A deconstructionist interpretation of "Heart of Darkness" and what really scares Kurtz?

Or maybe something a little lighter?

Judge Pen
10-28-2005, 08:54 AM
Well if your offering. . . . I'm interested in the deconstructionist interpretation on "Apocalypse Now" and what really scares Kurtz. I've always thought I've gotten Williard's character, he overcame his own deamons to avoid becoming Kurtz (imo), but what's it like to be Kurtz? What scares a man that has done the acts that he has done?

MasterKiller
10-28-2005, 09:08 AM
Well, on one level, Kurtz becomes the "brute" that he originally wanted to civilize. The "horror" is his own psyche...his real psyche...he comes to understand that modern, civilized, society is only a muzzle on the true nature of the human spirit, a nature that eventually overtakes him in the shadows of the jungle.

The wickedness he sought to root out doesn't take root in him, it was already there, waiting to be nourished; and it frightens him.

On another level, you have Kurtz making a deathbed confessional on the wickedness of Imperialism. The "white man's burden" to civilize the less fortunate is really a vehicle of hypocricy. Marlow considered Kurtz to be redeemed at the end of the novel "Heart of Darkness" through this confession.

Judge Pen
10-28-2005, 10:25 AM
Yet he worries about what his son will think of him and what he has done. Also he seems to fear judgment more than anything but he obviously judges himself as weak since he allows Willard to kill him (a different dynamic than Marlow and HofD).

Willard, in doing so, has confronted his own Heart but does not (apparently) succumb to the temptations within.

MasterKiller
10-31-2005, 07:00 AM
I haven't seen Apocolypse Now in a few years. I'm more familiar with HOD, so the differences are escaping me right now.
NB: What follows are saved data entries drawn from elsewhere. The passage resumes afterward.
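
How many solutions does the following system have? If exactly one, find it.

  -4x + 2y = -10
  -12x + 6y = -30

infinitely many solutions

Row-reduce:
R1 ← R1 / (-4).
R2 ← R2 + 12·R1.
Rank is 1 with 2 unknowns, leaving y free.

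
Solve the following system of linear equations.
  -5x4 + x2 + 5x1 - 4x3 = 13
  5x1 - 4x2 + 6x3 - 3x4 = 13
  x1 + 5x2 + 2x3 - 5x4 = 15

Row-reduce:
R1 ← R1 / (5).
R2 ← R2 − 5·R1.
R3 ← R3 − 1·R1.
R2 ← R2 / (-5).
R1 ← R1 − 1/5·R2.
R3 ← R3 − 24/5·R2.
R3 ← R3 / (62/5).
R1 ← R1 + 2/5·R3.
R2 ← R2 + 2·R3.
Rank is 3 with 4 unknowns, leaving x4 free.

infinitely many solutions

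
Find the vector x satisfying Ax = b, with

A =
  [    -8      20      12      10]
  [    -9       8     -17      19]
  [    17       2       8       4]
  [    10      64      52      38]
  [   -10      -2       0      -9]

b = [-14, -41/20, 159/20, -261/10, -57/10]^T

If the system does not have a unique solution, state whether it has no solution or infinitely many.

Row-reduce the augmented matrix:
R1 ← R1 / (-8).
R2 ← R2 + 9·R1.
R3 ← R3 − 17·R1.
R4 ← R4 − 10·R1.
R5 ← R5 + 10·R1.
R2 ← R2 / (-29/2).
R1 ← R1 + 5/2·R2.
R3 ← R3 − 89/2·R2.
R4 ← R4 − 89·R2.
R5 ← R5 + 27·R2.
R3 ← R3 / (-1743/29).
R1 ← R1 − 109/29·R3.
R2 ← R2 − 61/29·R3.
R4 ← R4 + 3486/29·R3.
R5 ← R5 − 1212/29·R3.
Swap R4 and R5.
R4 ← R4 / (-1066/581).
R1 ← R1 − 279/581·R4.
R2 ← R2 − 1373/1162·R4.
R3 ← R3 + 474/581·R4.
R5 reduces to 0 = 0, so the extra equation is consistent.
Reading off the reduced rows gives x_1 = 3/4, x_2 = 0, x_3 = -1/2, x_4 = -1/5.

x_1 = 3/4, x_2 = 0, x_3 = -1/2, x_4 = -1/5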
But, if you would like, we could discuss the Kurtzian logic in Batman Begins...:D

Judge Pen
10-31-2005, 07:42 AM
I need to re-watch Batman Begins. I have the DVD, but I haven't had time to watch it yet.

Shaolinlueb
11-03-2005, 11:00 AM
i just ordered hellraiser 1 and 2. i cant wait for them to come in.

MasterKiller
11-03-2005, 01:25 PM
That's not quite the same kind of 'horror,' there Lueby. :D

Mr Punch
11-07-2005, 04:49 AM
I dunno, if you look at Pinhead's rationale for choosing the box it has quite a lot of crossover in looking inside to make friends with horror and moral terror... and the primordial instinct without judgment! :rolleyes: ;) :p :D

Eat that, you condescending egghead!

Ben Gash
11-12-2005, 08:13 PM
I'm just astonished that anyone can make any kind of sense of the second half of Heart of Darkness!
Did Willard overcome anything by killing Kurtz? Does he not instead betray himself and revert to the role of enforcer for a system he has no real faith in, becoming what Kurtz accused him of being all along? Is there any gain in Kurtz's death other than to prove that the system is the bigger dog? Indeed, is there any victory in Kurtz's death for the system? Kurtz submits to his own murder, doing things on his own terms, and showing that the authorities demean themselves by assassinating him.